Muitas pessoas já escreveram memórias. Quando são figuras conhecidas, sempre me espanto. Raramente correspondem aos fatos que conheço. Mas também o que sei pode não ser. Quando eu penso em meu passado, alinhavo acontecimentos e emoções. As datas, sim, elas existiram. Sei, por exemplo, que fiz 7 anos um dia. Quando narro a mim mesmo, suponho que foi um momento feliz. Uma vozinha interior me recorda que não era bem assim. Nasci em dezembro. Sempre ouvia: “Você vai ganhar só um presentinho, no Natal terá um presente melhor”. Eu me revoltava. Que tinha a ver Natal com aniversário? Invejava os garotos nascidos em março, junho, que ganhavam dois presentes bons por ano. Houve também almoços incríveis de Natal na casa de minha avó — uma espanhola que servia até cabritos. Lembro da minha vocação, quando criança, de recitar poesias nas datas festivas. Todas de meu próprio punho. A família aplaudia e me incentivava.
“Não costumo ler livros de memórias. São, em geral, uma fantasia que a pessoa criou sobre si mesma”
Agora, à distância, penso que eu era uma criança chata. Atrapalhava as festas para recitar versos horrendos para uma plateia de pais, avós e parentes que não se importavam com poesia. Gostavam mesmo é de ouvir meu irmão mais velho, Airton, tocar Luar do Sertão no acordeão. A memória me engana, quando lembro dos aplausos. Eu ficava felicíssimo, mas imagino que era só uma maneira de agradar a uma criança metida a poeta e, ainda mais, exibida. Mas na memória dos parentes eu era talentoso, desde menino. Do primeiro beijo, todo mundo se lembra com emoção. Uma amiga me confessou que seu primeiro tinha gosto de bife. Nem vou falar de outras primeiras coisas. Costumam ser uma decepção. Ui! Ui! Mas que a gente guarda no cofrinho das lembranças como um momento significativo, único. Sinceridade? Ao lembrar da própria vida a gente mente, dando colorido a experiências decepcionantes e pouca importância ao que talvez tenha mudado nossa vida.
Não costumo ler livros de memórias. São, em geral, uma fantasia que a pessoa criou sobre si mesma. Mas o que é a vida, afinal? A vida de que se lembra é esse conjunto de narrativas, contadas para nós mesmos. Conjunto auxiliado por outras narrativas de parentes e amigos, filtradas pela simpatia, pelo mau humor e por sentimentos de todo tipo. Às vezes, alguém comenta de uma conversa importante comigo, que foi fundamental para sua vida. Já aconteceu de eu nem recordar que conversa foi. Não quero parecer amargo, mas o que tem importância na narrativa íntima de alguém pode não ter nenhuma para outra pessoa.

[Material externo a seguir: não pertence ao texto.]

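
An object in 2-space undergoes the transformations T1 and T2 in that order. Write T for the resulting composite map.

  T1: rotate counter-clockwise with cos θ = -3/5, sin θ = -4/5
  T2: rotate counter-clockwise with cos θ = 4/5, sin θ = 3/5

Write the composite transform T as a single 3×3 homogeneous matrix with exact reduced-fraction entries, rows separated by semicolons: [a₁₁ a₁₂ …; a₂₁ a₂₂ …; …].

T1 = [-3/5 4/5 0; -4/5 -3/5 0; 0 0 1]
T2·T1 = [0 1 0; -1 0 0; 0 0 1]

T = [0 1 0; -1 0 0; 0 0 1]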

A vida de alguém é um conjunto de narrativas pessoais. Mas onde está a verdade? Sinceramente, acho que essa verdade não existe. A experiência de cada um é diferente da do outro. Talvez os aplausos dados ao menino que recitava tenham me estimulado a escrever, sempre! Para quem ouvia, a lembrança desses versos pode ser um martírio. Só de uma coisa tenho certeza. A vida que conhecemos é uma obra de ficção criada pela gente mesmo. Memórias, o que são? A vida como ela não é.